Even so, its journalist on The Chemical Brothers assignment, David Fricke, clearly knew the background and foreground of electronic music, tacking on the primer “A Brief History of Electronica,” where he broke down its roots, trunk, and branches, in solid detail. On Rowlands and Simons, he also got some fresh biographical info that the dance press had missed or never bothered to ask (being fixated on the music):
We learn that Rowlands and Simons came from middle class backgrounds, if not upper middle class, with parents in important positions of influence, from film and documentaries to the legal defense of abused children. This seemed to afford The Chemical Brothers possibly enough supplemental income to buy so many records while in college which fed their friendship and their musical self-education.

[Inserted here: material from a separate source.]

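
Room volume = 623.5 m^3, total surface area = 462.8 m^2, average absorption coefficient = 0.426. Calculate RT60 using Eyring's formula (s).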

Fricke also reported on Rowlands’ guitar playing chops which helps explain synthesizer sounds run through fuzz boxes and guitar pedals, creating the band’s signature sound. He also gets two solid quotes, that hints at a much richer lode to mine, that dance magazines took for granted but that the rock press struggled to capture or convey authentically — the fact that rave was as genuine as rock:
“That’s the thing,” Simons told him with pride. “We were friends before we were in this band. This all happened without us really trying to make this happen.” As it were, their rise really began out of their love of DJing together and pushing each other’s tastes by playing ace records together, as they switched DJ duties back and forth.
“When I was 19,” he tells Fricke of his raver days, “I spent the whole summer dancing out in fields to house music with 20,000 other people. If I hadn’t, I wouldn't be sitting here now. It changed my life completely.” And so it would take Daft Punk, to in a way re-simulate the rave experience anew for the masses, disguising rave’s more primal and visceral power with the hooks and fun of pop, rather than the grit of rock.